Le superpouvoir de repousse de la queue du lézard
Lorsqu’il est menacé, le lézard a la capacité unique parmi les vertébrés de sectionner sa queue pour échapper à son prédateur. Et contrairement à d’autres espèces comme le gecko, la queue du lézard repousse ensuite intégralement. « C’est une sorte de superpouvoir qu’ont les lézards. Ils peuvent régénérer de grandes quantités de cartilage, qui ne deviennent pas de l’os », souligne Thomas Lozito, principal auteur de l’étude publiée dans Nature Communications. En effet, la quasi-totalité du squelette du lézard est constitué de cartilage.
Cette capacité de régénération est vitale pour le lézard. En sacrifiant sa queue, il augmente ses chances de survie face à un prédateur. La repousse de la queue lui permet ensuite de retrouver ses capacités de locomotion et d’équilibre habituelles. On estime que la queue repousse en quelques semaines ou mois. Le lézard produit alors de grandes quantités de cellules souches qui se différencient pour reconstituer les tissus de la queue.
Jusqu’à présent, les mécanismes cellulaires à l’origine de cette repousse exceptionnelle restaient mystérieux. Pourtant, des travaux antérieurs avaient montré que ce processus de régénération n’était pas sans risque pour l’animal, engendrant un stress oxydant. Identifier les cellules impliquées dans la reconstruction du cartilage pourrait donc ouvrir la voie à de nouvelles approches thérapeutiques chez l’humain.
Le rôle clef de deux types cellulaires
Pour percer le secret de la queue du lézard, les chercheurs ont étudié finement les changements d’expression génétique au sein des cellules lors de la repousse. Ils ont identifié deux types cellulaires jouant un rôle central dans ce phénomène de régénération : les fibroblastes et les septoclastes.

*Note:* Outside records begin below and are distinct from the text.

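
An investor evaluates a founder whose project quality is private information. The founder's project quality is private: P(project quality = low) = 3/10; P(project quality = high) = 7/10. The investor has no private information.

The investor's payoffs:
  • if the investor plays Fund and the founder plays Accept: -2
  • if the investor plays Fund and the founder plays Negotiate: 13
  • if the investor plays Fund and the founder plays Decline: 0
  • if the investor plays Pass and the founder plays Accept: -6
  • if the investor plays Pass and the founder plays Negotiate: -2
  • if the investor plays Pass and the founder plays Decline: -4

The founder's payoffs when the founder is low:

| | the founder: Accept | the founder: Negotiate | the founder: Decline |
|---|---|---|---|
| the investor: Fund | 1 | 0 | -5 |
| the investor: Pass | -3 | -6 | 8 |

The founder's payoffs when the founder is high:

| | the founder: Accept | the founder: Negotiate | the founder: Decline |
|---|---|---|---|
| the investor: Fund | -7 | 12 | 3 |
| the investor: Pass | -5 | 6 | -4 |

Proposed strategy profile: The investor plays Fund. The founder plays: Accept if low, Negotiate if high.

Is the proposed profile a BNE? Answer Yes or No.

A profile is a BNE iff every type of every player is best-responding given beliefs about the other side.
The investor plays Fund: E[Fund] = 3/10·(-2) + 7/10·(13) = 17/2; E[Pass] = -16/5. Best-responding. ✓
The founder (project quality low), facing Fund: Accept gives 1, Negotiate gives 0, Decline gives -5. Proposed Accept is best. ✓
The founder (project quality high), facing Fund: Accept gives -7, Negotiate gives 12, Decline gives 3. Proposed Negotiate is best. ✓

Yes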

Les fibroblastes sont des cellules ubiquitaires connues pour leur rôle dans la production des fibres de collagène. Ils sont notamment impliqués dans la cicatrisation chez les mammifères. Chez le lézard, ils sont responsables de la production du tissu cartilagineux lors de la régénération de la queue.
Les septoclastes, qui sont des cellules immunitaires, inhibent quant à eux la cicatrisation et la fibrose, permettant ainsi à la queue de repousser sans obstacle. « Ces deux types de cellules travaillent donc ensemble et sont aux fondements du principe de régénération », analyse Thomas Lozito.
Induire la repousse du cartilage chez les mammifères
Forts de cette découverte, les chercheurs se sont demandé s’il était possible d’induire la repousse du cartilage dans d’autres membres que la queue, qui ne repoussent habituellement pas. Ils ont alors implanté des septoclastes dans les pattes du lézard. Résultat : les pattes ont bien présenté une capacité de régénération du cartilage !
Cette expérience démontre que l’on peut étendre le « super pouvoir » régénérateur du lézard à d’autres parties de son corps. L’implantation ciblée de certains types cellulaires pourrait donc permettre d’induire la repousse de tissus chez d’autres animaux. Des recherches complémentaires sont toutefois nécessaires pour comprendre l’interaction entre les différents types cellulaires et identifier les facteurs déclenchant la régénération.
Si ces premiers résultats sont prometteurs, des investigations supplémentaires sont nécessaires pour comprendre plus en détail les mécanismes de communication intercellulaire impliqués. L’étude de l’ARN des cellules clefs pourrait notamment apporter de précieuses informations.
À terme, les scientifiques espèrent pouvoir tester l’implantation de septoclastes chez les mammifères comme la souris. Cette approche novatrice pourrait déboucher sur de nouvelles pistes thérapeutiques contre l’arthrose, pathologie dégénérative douloureuse qui affecte des millions de personnes dans le monde et reste incurable à ce jour.